William Scullin’s talk from PyCon 2011: Python for high performance computing.
At least in our shop [Argonne National Laboratory] we have three accepted languages for scientific computing. In this order they are C/C++, Fortran in all its dialects, and Python. You’ll notice the absolute and total lack of Ruby, Perl, Java.
If you’re interested in Python and HPC, check out SciPyTip.
7 thoughts on “Python for high performance computing”
I’ve just installed mpi4py for users of Manchester Universities new flagship supercomputer thingummy. Not used it myself yet though.
They may be the top 3, but is Python really anywhere near C/C++ and Fortran? Often what I see with Python are simply wrappers to allow the calling of routines programmed in the other two languages. This seems to me to put Python more in the league of Matlab.
R has no place in ANL.
Any time I hear someone mention ‘C/C++’ as one language, I wonder if they’ve ever seen real C code.
I also wonder if they’ve ever benchmarked Python against Ruby.
@John: So what have they got against Java? Many people formed opinions of Java in the pre-1.4 days when it was relatively slow. Nowadays, to write something a lot faster in C++ takes a fair amount of effort to inline, unfold, etc. compared to what Java does with its “Hotspot” just-in-time compiler combined with online stack profiling and unfolding.
Java’s still not nearly as tight in memory for objects as C++. But it’s much easier to distribute apps and libraries, and going back to one of other blog entries, sometimes you don’t need the efficiency or scalability. And the standard library’s much cleaner and more portable. Though Java’s harder to link into C-based interpreters like Python and R (I don’t know what’s under the hood for Matlab).
Our commercial software Lingpipe is written in Java. It’s mainly used through web services or in web applications, but also runs standalone. For the programming time versus efficiency, it’s definitely a win for one programmer.
Sometimes customers won’t even look at it because it’s written in Java. In other cases, we’ve managed to get potential customers to evaluate our packages versus similar things coded in C, and we’ve come out looking good (much of the work’s in algorithms, not in super-duper tight coding, but I do write our Java code with heavy use of arrays in a C-like [not C++-like] style).
I’ve just moved to Columbia Uni full time and have gotten back into C++ for stats and matrices. It’s very expressive (e.g. references vs. pointers vs. call-by-value), but also very complicated and opaque compared to something like Java (especially given the extensive use of template metaprogramming in libs like Boost and the way you can override basic operations like assignment and +=).

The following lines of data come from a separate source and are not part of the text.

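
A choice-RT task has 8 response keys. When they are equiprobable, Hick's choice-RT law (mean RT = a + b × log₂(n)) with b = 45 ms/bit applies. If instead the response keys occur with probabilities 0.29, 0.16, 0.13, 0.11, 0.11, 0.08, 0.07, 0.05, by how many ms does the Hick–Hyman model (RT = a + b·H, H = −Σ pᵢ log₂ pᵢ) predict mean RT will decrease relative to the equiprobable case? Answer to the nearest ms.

9 ms

Equiprobable entropy H₀ = log₂ 8 = 3.0000 bits.
Skewed entropy H = −Σ pᵢ log₂ pᵢ = 2.8003 bits.
ΔRT = b·(H₀ − H) = 45 × 0.1997 = 8.99 ms.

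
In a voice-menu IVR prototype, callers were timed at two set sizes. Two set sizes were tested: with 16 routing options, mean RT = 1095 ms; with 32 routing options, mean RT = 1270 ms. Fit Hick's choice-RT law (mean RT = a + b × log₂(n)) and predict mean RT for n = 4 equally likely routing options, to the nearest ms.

745 ms

With log₂ n on the abscissa the relation is linear; from the two conditions:
  b = (1270 − 1095) / (log₂ 32 − log₂ 16) = 175 / (5 − 4) = 175 ms/bit
  a = 1095 − 175 × 4 = 395 ms
Then RT(4) = 395 + 175 × log₂ 4 = 395 + 175 × 2 ≈ 745.000 ms.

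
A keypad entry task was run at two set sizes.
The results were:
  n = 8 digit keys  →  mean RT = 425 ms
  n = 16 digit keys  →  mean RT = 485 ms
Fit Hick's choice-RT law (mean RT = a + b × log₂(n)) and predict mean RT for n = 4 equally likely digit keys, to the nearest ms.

Solve the two-equation system in a and b:
  b = (485 − 425) / (log₂ 16 − log₂ 8) = 60 / (4 − 3) = 60 ms/bit
  a = 425 − 60 × 3 = 245 ms
Then RT(4) = 245 + 60 × log₂ 4 = 245 + 60 × 2 ≈ 365.000 ms.

365 ms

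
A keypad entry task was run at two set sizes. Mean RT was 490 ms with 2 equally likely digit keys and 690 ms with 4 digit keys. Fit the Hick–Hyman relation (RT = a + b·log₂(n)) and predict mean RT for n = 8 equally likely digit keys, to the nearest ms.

890 ms

RT is linear in log₂ n, so two points fix the line:
  b = (690 − 490) / (log₂ 4 − log₂ 2) = 200 / (2 − 1) = 200 ms/bit
  a = 490 − 200 × 1 = 290 ms
Then RT(8) = 290 + 200 × log₂ 8 = 290 + 200 × 3 ≈ 890.000 ms.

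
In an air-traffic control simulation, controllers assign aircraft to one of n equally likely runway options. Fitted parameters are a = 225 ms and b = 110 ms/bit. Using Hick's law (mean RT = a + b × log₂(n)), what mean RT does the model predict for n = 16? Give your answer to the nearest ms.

665 ms

log₂(16) = 4 bits, so RT = 225 + 110 × 4 ≈ 665.000 ms.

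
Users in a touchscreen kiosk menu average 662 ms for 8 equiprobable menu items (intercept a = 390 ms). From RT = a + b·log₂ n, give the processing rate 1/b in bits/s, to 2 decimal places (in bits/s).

11.03 bits/s

b = (662 − 390)/log₂ 8 = 272/3 = 90.667 ms per bit = 0.09067 s/bit; the reciprocal is 11.029 bits/s.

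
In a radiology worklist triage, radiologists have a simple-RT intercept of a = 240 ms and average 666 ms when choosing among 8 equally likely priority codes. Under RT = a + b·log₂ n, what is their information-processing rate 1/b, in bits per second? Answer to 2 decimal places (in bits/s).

b = (666 − 240)/log₂ 8 = 426/3 = 142.000 ms per bit = 0.14200 s/bit; the reciprocal is 7.042 bits/s.

7.04 bits/s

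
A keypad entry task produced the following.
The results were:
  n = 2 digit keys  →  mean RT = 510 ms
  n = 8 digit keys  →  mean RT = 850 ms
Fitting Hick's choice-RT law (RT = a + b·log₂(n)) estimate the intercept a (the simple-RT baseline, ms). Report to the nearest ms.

The slope on a log₂ axis is (850 − 510) / (3 − 1) = 170 ms/bit.
Intercept: a = 510 − 170·log₂(2) = 340.000 ms.

340 ms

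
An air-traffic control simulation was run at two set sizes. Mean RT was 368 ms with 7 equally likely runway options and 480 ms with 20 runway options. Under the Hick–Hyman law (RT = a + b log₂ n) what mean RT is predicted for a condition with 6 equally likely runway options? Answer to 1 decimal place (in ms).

351.6 ms

Fit slope and intercept:
  b = (480 − 368) / (log₂ 20 − log₂ 7) = 112 / (4.3219 − 2.8074) = 73.948 ms/bit
  a = 368 − 73.948 × 2.8074 = 160.401 ms
Then RT(6) = 160.401 + 73.948 × log₂ 6 = 160.401 + 73.948 × 2.5850 ≈ 351.554 ms.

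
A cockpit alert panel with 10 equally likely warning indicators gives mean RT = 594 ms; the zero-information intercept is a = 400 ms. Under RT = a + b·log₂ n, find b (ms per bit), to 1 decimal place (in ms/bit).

58.4 ms/bit

b = (594 − 400) / log₂(10) = 194 / 3.3219 = 58.400 ms/bit.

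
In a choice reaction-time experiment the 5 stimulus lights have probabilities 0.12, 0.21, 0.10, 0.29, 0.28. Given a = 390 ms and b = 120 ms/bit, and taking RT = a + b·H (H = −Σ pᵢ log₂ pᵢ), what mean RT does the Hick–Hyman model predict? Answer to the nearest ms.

655 ms

H = 0.12·log₂(1/0.12) + 0.21·log₂(1/0.21) + 0.10·log₂(1/0.10) + 0.29·log₂(1/0.29) + 0.28·log₂(1/0.28) = 2.2042 bits.
RT = 390 + 120 × 2.2042 = 654.50 ms.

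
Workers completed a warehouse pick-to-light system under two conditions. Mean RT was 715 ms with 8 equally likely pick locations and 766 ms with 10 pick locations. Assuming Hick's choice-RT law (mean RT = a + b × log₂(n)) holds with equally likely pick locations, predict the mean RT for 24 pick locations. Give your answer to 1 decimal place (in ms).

966.1 ms

Fit slope and intercept:
  b = (766 − 715) / (log₂ 10 − log₂ 8) = 51 / (3.3219 − 3) = 158.420 ms/bit
  a = 715 − 158.420 × 3 = 239.739 ms
Then RT(24) = 239.739 + 158.420 × log₂ 24 = 239.739 + 158.420 × 4.5850 ≈ 966.091 ms.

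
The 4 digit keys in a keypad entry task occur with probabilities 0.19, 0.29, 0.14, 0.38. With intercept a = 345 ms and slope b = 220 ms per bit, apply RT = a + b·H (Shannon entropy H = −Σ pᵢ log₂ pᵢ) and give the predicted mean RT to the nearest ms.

763 ms

H = 0.19·log₂(1/0.19) + 0.29·log₂(1/0.29) + 0.14·log₂(1/0.14) + 0.38·log₂(1/0.38) = 1.9007 bits.
RT = 345 + 220 × 1.9007 = 763.15 ms.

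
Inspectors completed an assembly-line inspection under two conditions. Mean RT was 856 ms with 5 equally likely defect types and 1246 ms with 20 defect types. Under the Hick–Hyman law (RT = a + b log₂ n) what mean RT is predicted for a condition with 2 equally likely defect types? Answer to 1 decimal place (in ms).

Fit slope and intercept:
  b = (1246 − 856) / (log₂ 20 − log₂ 5) = 390 / (4.3219 − 2.3219) = 195.000 ms/bit
  a = 856 − 195.000 × 2.3219 = 403.224 ms
Then RT(2) = 403.224 + 195.000 × log₂ 2 = 403.224 + 195.000 × 1 ≈ 598.224 ms.

598.2 ms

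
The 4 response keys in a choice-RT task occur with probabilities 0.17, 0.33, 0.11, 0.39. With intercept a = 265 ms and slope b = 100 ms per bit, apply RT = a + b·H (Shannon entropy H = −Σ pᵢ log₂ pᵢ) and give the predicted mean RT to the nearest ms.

449 ms

Entropy contributions −pᵢ log₂ pᵢ: 0.4346, 0.5278, 0.3503, 0.5298; sum H = 1.8425 bits.
RT = a + bH = 265 + 100·1.8425 = 449.25 ms.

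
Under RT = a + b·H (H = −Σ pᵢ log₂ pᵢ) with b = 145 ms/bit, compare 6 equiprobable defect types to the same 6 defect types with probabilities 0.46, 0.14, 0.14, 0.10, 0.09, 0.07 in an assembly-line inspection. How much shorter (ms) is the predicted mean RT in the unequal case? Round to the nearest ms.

The RT saving is b·ΔH. Equiprobable H₀ = log₂(6) = 2.5850 bits; with the given probabilities H = 2.2230 bits.
b·(H₀ − H) = 145 × (2.5850 − 2.2230) = 52.49 ms.

52 ms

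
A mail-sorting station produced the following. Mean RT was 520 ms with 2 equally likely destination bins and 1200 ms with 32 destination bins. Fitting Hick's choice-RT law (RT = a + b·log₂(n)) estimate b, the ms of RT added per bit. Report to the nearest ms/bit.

The slope on a log₂ axis is (1200 − 520) / (5 − 1) = 170 ms/bit.

170 ms/bit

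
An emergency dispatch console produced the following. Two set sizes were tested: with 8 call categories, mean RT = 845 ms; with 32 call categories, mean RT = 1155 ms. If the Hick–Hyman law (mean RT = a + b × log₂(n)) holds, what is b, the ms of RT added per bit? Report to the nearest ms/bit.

The slope on a log₂ axis is (1155 − 845) / (5 − 3) = 155 ms/bit.

155 ms/bit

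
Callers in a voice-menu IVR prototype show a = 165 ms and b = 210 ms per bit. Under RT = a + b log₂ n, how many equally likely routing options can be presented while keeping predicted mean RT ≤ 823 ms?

Information budget: (823 − 165)/210 = 3.1333 bits, so n ≤ 2^3.1333 = 8.775 → at most 8.

8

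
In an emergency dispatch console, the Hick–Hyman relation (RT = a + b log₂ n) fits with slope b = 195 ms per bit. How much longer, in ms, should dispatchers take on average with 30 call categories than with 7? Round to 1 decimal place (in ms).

409.4 ms

ΔRT = (a + b log₂ n₂) − (a + b log₂ n₁) = b·(log₂ n₂ − log₂ n₁).
log₂(30) − log₂(7) = 4.9069 − 2.8074 = 2.0995.
ΔRT = 195 × 2.0995 = 409.409 ms.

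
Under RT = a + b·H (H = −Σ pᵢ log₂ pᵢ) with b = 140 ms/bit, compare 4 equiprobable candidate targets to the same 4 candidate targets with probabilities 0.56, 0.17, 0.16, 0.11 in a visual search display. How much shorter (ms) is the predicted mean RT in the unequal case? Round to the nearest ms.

45 ms

The RT saving is b·ΔH. Equiprobable H₀ = log₂(4) = 2.0000 bits; with the given probabilities H = 1.6763 bits.
b·(H₀ − H) = 140 × (2.0000 − 1.6763) = 45.31 ms.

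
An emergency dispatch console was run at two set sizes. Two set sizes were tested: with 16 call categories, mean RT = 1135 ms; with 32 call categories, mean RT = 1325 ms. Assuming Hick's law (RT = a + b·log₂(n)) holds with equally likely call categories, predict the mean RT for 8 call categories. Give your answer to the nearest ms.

945 ms

With log₂ n on the abscissa the relation is linear; from the two conditions:
  b = (1325 − 1135) / (log₂ 32 − log₂ 16) = 190 / (5 − 4) = 190 ms/bit
  a = 1135 − 190 × 4 = 375 ms
Then RT(8) = 375 + 190 × log₂ 8 = 375 + 190 × 3 ≈ 945.000 ms.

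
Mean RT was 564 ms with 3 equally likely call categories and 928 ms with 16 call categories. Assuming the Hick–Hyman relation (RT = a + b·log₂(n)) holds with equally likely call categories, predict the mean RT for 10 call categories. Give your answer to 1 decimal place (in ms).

Fit slope and intercept:
  b = (928 − 564) / (log₂ 16 − log₂ 3) = 364 / (4 − 1.5850) = 150.722 ms/bit
  a = 564 − 150.722 × 1.5850 = 325.111 ms
Then RT(10) = 325.111 + 150.722 × log₂ 10 = 325.111 + 150.722 × 3.3219 ≈ 825.799 ms.

825.8 ms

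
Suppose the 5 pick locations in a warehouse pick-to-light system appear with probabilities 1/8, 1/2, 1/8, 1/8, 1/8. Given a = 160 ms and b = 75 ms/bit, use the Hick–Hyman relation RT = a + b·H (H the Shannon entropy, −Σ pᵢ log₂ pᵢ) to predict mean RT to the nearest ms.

Each term −pᵢ log₂ pᵢ: 0.125·3 + 0.5·1 + 0.125·3 + 0.125·3 + 0.125·3; summed, H = 2.000 bits.
Mean RT = a + bH = 160 + 75·2.000 = 310.00 ms.

310 ms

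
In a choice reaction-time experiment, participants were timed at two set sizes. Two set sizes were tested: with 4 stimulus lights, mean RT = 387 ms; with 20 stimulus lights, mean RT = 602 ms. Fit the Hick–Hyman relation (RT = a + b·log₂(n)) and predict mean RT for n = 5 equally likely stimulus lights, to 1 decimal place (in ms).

RT is linear in log₂ n, so two points fix the line:
  b = (602 − 387) / (log₂ 20 − log₂ 4) = 215 / (4.3219 − 2) = 92.595 ms/bit
  a = 387 − 92.595 × 2 = 201.809 ms
Then RT(5) = 201.809 + 92.595 × log₂ 5 = 201.809 + 92.595 × 2.3219 ≈ 416.809 ms.

416.8 ms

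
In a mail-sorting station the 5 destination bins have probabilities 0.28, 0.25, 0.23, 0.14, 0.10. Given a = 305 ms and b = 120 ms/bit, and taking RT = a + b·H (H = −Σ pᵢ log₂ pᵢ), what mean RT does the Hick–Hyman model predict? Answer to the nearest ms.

573 ms

H = 0.28·log₂(1/0.28) + 0.25·log₂(1/0.25) + 0.23·log₂(1/0.23) + 0.14·log₂(1/0.14) + 0.10·log₂(1/0.10) = 2.2312 bits.
RT = 305 + 120 × 2.2312 = 572.74 ms.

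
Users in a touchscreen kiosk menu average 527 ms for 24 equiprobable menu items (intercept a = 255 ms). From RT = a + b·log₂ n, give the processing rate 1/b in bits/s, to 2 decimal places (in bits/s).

16.86 bits/s

Choice component = 527 − 255 = 272 ms over log₂(24) = 4.5850 bits.
b = 272 / 4.5850 = 59.324 ms/bit, so 1/b = 16.856 bits/s.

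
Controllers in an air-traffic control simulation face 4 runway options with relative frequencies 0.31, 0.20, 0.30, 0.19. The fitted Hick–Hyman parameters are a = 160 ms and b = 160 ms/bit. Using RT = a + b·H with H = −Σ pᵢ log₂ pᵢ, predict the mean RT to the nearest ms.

474 ms

Entropy contributions −pᵢ log₂ pᵢ: 0.5238, 0.4644, 0.5211, 0.4552; sum H = 1.9645 bits.
RT = a + bH = 160 + 160·1.9645 = 474.32 ms.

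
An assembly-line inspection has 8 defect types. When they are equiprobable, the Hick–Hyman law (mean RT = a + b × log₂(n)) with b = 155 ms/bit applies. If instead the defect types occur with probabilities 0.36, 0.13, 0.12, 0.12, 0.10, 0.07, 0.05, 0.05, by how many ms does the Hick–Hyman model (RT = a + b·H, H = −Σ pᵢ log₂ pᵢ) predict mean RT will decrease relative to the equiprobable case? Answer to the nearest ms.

Equiprobable entropy H₀ = log₂ 8 = 3.0000 bits.
Skewed entropy H = −Σ pᵢ log₂ pᵢ = 2.6803 bits.
ΔRT = b·(H₀ − H) = 155 × 0.3197 = 49.55 ms.

50 ms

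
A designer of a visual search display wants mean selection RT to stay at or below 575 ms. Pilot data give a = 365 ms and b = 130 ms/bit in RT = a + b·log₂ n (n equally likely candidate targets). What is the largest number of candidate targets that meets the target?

3

Set 365 + 130·log₂ n ≤ 575 → log₂ n ≤ (575 − 365)/130 = 1.6154.
So n ≤ 2^1.6154 = 3.064; the largest integer n is 3.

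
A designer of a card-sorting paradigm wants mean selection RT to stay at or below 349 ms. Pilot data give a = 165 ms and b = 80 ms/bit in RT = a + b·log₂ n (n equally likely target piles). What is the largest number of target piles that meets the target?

4

Set 165 + 80·log₂ n ≤ 349 → log₂ n ≤ (349 − 165)/80 = 2.3000.
So n ≤ 2^2.3000 = 4.925; the largest integer n is 4.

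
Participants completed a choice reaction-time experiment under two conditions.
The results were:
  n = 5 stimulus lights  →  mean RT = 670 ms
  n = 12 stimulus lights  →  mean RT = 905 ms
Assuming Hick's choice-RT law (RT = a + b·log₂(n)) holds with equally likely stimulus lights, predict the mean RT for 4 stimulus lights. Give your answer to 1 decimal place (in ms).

Fit slope and intercept:
  b = (905 − 670) / (log₂ 12 − log₂ 5) = 235 / (3.5850 − 2.3219) = 186.060 ms/bit
  a = 670 − 186.060 × 2.3219 = 237.982 ms
Then RT(4) = 237.982 + 186.060 × log₂ 4 = 237.982 + 186.060 × 2 ≈ 610.102 ms.

610.1 ms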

@SteveBrookline: Indeed, Python itself is more like Matlab or R than like C++ or Java. Even if you work in numpy, which hugely speeds up vectorized operations, numpy vectors have random access that’s much worse than basic Python lists. If you then work in Cython to speed up the basic loops, which are a bit faster than R, but still snail-like, you wind up losing all the nice clean Python. At that point, it starts getting more complicated than just using C++.
At least that’s what we’ve found after starting in Python.
For other apps, I love Python. It’s such a natural way to program if you don’t need speed or large structured programs.
@Chris Barts: Surprisingly, many people in the stats and numerical optimization world still program in straight up ANSI C. I see it all the time. Most of the C++ I see looks like C with some objects thrown in (i.e., mostly pointer chasing rather than references/call-by-value with copy control). An example is the Sacado package for automatic differentiation in Trilinos, from Sandia National Lab.
@Bob: Perhaps someone at ANL said “We’re going support the two traditional languages for programming to-the-metal (i.e. C and Fortran) plus one other language for higher-level programming” and then decided that the third language should be Python. Maybe the thinking was that the list of supported languages should be short so that support staff can develop depth in each one.
I think Python is the most beautiful language and very enjoyable because there are already available very good complementary packages such as Scipy (+Numpy), Matplotlib, Mayavi2, … that cover needs to mass calculations, 2D and 3D visualizations respectively.
Sometime I have to code in Fortran for speeding up the calculation however I have never been successful using graphics in Fortran as I do in Python by the mentioned above libraries.